I think it’s crucial that you get on well with any relatives with whom you contemplate a holiday - they aren’t suddenly going to be jolly company if they normally get on your wick at home! And it’s usually a mistake to take a grumpy granny in order to abuse her as a babysitter. But many families enjoy multi generation holidays with varying degrees of togetherness. As a widow, I found DH’s relatives a godsend for adult company while away with young kids.

StoneofDestiny · 19/07/2022 20:36

Love my family and my in laws - but I'd not want to go on holiday with them. Preferred my own family holiday when kids were younger and now holiday with DH and also with friends.

Jamepume · 19/07/2022 20:39

depends massively on your family dynamics

not at all unreasonable anyone wouldn’t want to

also some people get on great on with their families which is also normal

open your minds

JaninaDuszejko · 20/07/2022 21:33

I think you’re thinking of a different meaning of “laid back”. It doesn’t have to mean lying on a beach all day, it might mean they are flexible and accommodating

Nope, none of my family are flexible or accomodating 😁. They're all rigid and opinionated. We do all like the same kind of holidays though.

BiasedBinding · 20/07/2022 23:50

Yes I understood that about your family, and that’s great. What I was pointing out was that “laid back” doesn’t just mean wanting to lie on a beach all day necessarily

Nsky62 · 20/07/2022 23:57

Bit alien to me, my siblings and I going on hol for my belated 60th, of course we will share cooking and stuff, we ( 7 of us, and nieces/ nephews all adults), will choose our own time, play games and enjoy each other’s company!

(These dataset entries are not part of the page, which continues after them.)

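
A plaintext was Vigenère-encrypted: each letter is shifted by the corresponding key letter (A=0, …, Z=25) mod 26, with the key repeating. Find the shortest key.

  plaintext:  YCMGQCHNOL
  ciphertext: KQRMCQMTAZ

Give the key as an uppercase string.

  i= 0: K-Y = 12 → M
  i= 1: Q-C = 14 → O
  i= 2: R-M =  5 → F
  i= 3: M-G =  6 → G
  i= 4: C-Q = 12 → M
  i= 5: Q-C = 14 → O
  i= 6: M-H =  5 → F
  i= 7: T-N =  6 → G
  i= 8: A-O = 12 → M
  i= 9: Z-L = 14 → O
  shifts repeat with period 4: MOFG

MOFG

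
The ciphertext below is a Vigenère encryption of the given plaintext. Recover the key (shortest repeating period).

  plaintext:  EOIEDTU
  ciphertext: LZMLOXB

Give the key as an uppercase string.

HLE

  i= 0: L-E =  7 → H
  i= 1: Z-O = 11 → L
  i= 2: M-I =  4 → E
  i= 3: L-E =  7 → H
  i= 4: O-D = 11 → L
  i= 5: X-T =  4 → E
  i= 6: B-U =  7 → H
  shifts repeat with period 3: HLE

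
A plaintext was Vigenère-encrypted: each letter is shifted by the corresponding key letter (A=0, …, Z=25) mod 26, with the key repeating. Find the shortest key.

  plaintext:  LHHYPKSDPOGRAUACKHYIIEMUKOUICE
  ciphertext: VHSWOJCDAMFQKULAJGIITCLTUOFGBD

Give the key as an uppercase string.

KALYZZ

  i= 0: V-L = 10 → K
  i= 1: H-H =  0 → A
  i= 2: S-H = 11 → L
  i= 3: W-Y = 24 → Y
  i= 4: O-P = 25 → Z
  i= 5: J-K = 25 → Z
  i= 6: C-S = 10 → K
  i= 7: D-D =  0 → A
  i= 8: A-P = 11 → L
  i= 9: M-O = 24 → Y
  i=10: F-G = 25 → Z
  i=11: Q-R = 25 → Z
  i=12: K-A = 10 → K
  i=13: U-U =  0 → A
  i=14: L-A = 11 → L
  i=15: A-C = 24 → Y
  i=16: J-K = 25 → Z
  i=17: G-H = 25 → Z
  i=18: I-Y = 10 → K
  i=19: I-I =  0 → A
  i=20: T-I = 11 → L
  i=21: C-E = 24 → Y
  i=22: L-M = 25 → Z
  i=23: T-U = 25 → Z
  i=24: U-K = 10 → K
  i=25: O-O =  0 → A
  i=26: F-U = 11 → L
  i=27: G-I = 24 → Y
  i=28: B-C = 25 → Z
  i=29: D-E = 25 → Z
  shifts repeat with period 6: KALYZZ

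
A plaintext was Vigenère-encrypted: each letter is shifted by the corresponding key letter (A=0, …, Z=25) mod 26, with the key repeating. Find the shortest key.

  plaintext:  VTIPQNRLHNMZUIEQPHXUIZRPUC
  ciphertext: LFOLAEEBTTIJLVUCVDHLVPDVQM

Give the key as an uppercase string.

QMGWKRN

  i= 0: L-V = 16 → Q
  i= 1: F-T = 12 → M
  i= 2: O-I =  6 → G
  i= 3: L-P = 22 → W
  i= 4: A-Q = 10 → K
  i= 5: E-N = 17 → R
  i= 6: E-R = 13 → N
  i= 7: B-L = 16 → Q
  i= 8: T-H = 12 → M
  i= 9: T-N =  6 → G
  i=10: I-M = 22 → W
  i=11: J-Z = 10 → K
  i=12: L-U = 17 → R
  i=13: V-I = 13 → N
  i=14: U-E = 16 → Q
  i=15: C-Q = 12 → M
  i=16: V-P =  6 → G
  i=17: D-H = 22 → W
  i=18: H-X = 10 → K
  i=19: L-U = 17 → R
  i=20: V-I = 13 → N
  i=21: P-Z = 16 → Q
  i=22: D-R = 12 → M
  i=23: V-P =  6 → G
  i=24: Q-U = 22 → W
  i=25: M-C = 10 → K
  shifts repeat with period 7: QMGWKRN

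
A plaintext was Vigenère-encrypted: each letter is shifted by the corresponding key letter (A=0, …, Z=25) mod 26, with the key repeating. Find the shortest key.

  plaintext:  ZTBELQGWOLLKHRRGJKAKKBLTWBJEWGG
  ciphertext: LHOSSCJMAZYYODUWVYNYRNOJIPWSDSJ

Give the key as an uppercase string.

  i= 0: L-Z = 12 → M
  i= 1: H-T = 14 → O
  i= 2: O-B = 13 → N
  i= 3: S-E = 14 → O
  i= 4: S-L =  7 → H
  i= 5: C-Q = 12 → M
  i= 6: J-G =  3 → D
  i= 7: M-W = 16 → Q
  i= 8: A-O = 12 → M
  i= 9: Z-L = 14 → O
  i=10: Y-L = 13 → N
  i=11: Y-K = 14 → O
  i=12: O-H =  7 → H
  i=13: D-R = 12 → M
  i=14: U-R =  3 → D
  i=15: W-G = 16 → Q
  i=16: V-J = 12 → M
  i=17: Y-K = 14 → O
  i=18: N-A = 13 → N
  i=19: Y-K = 14 → O
  i=20: R-K =  7 → H
  i=21: N-B = 12 → M
  i=22: O-L =  3 → D
  i=23: J-T = 16 → Q
  i=24: I-W = 12 → M
  i=25: P-B = 14 → O
  i=26: W-J = 13 → N
  i=27: S-E = 14 → O
  i=28: D-W =  7 → H
  i=29: S-G = 12 → M
  i=30: J-G =  3 → D
  shifts repeat with period 8: MONOHMDQ

MONOHMDQ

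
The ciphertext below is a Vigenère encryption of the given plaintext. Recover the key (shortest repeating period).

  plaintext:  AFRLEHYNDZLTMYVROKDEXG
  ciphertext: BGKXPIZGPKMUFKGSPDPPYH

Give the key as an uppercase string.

BBTML

  i= 0: B-A =  1 → B
  i= 1: G-F =  1 → B
  i= 2: K-R = 19 → T
  i= 3: X-L = 12 → M
  i= 4: P-E = 11 → L
  i= 5: I-H =  1 → B
  i= 6: Z-Y =  1 → B
  i= 7: G-N = 19 → T
  i= 8: P-D = 12 → M
  i= 9: K-Z = 11 → L
  i=10: M-L =  1 → B
  i=11: U-T =  1 → B
  i=12: F-M = 19 → T
  i=13: K-Y = 12 → M
  i=14: G-V = 11 → L
  i=15: S-R =  1 → B
  i=16: P-O =  1 → B
  i=17: D-K = 19 → T
  i=18: P-D = 12 → M
  i=19: P-E = 11 → L
  i=20: Y-X =  1 → B
  i=21: H-G =  1 → B
  shifts repeat with period 5: BBTML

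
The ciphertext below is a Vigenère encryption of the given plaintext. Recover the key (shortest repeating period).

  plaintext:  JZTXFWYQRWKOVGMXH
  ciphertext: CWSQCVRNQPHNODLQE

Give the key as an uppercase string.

  i= 0: C-J = 19 → T
  i= 1: W-Z = 23 → X
  i= 2: S-T = 25 → Z
  i= 3: Q-X = 19 → T
  i= 4: C-F = 23 → X
  i= 5: V-W = 25 → Z
  i= 6: R-Y = 19 → T
  i= 7: N-Q = 23 → X
  i= 8: Q-R = 25 → Z
  i= 9: P-W = 19 → T
  i=10: H-K = 23 → X
  i=11: N-O = 25 → Z
  i=12: O-V = 19 → T
  i=13: D-G = 23 → X
  i=14: L-M = 25 → Z
  i=15: Q-X = 19 → T
  i=16: E-H = 23 → X
  shifts repeat with period 3: TXZ

TXZ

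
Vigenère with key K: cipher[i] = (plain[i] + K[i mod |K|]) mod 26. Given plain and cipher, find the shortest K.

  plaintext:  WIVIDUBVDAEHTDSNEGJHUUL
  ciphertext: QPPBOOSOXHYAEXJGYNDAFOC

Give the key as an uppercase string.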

boopdeflouff · 21/07/2022 04:38

We have strict rules. Always our own accommodation. 1 week max. We don't always eat together on an evening.

DH's IL's are much nicer than mine, so we only go away with his. Grin

PissedOffNeighbour22 · 21/07/2022 06:07

It's my idea of hell. I wouldn't even want to go with my own family let alone someone else's.
I did end up getting roped into going on holiday with an ex-boyfriend's parents and sister/bil. It was utter hell and I was looking at flights home within a couple of days of getting there. It was 2 weeks as well, so felt like torture while we were in a shitty hotel in a shitty area and they were constantly drinking.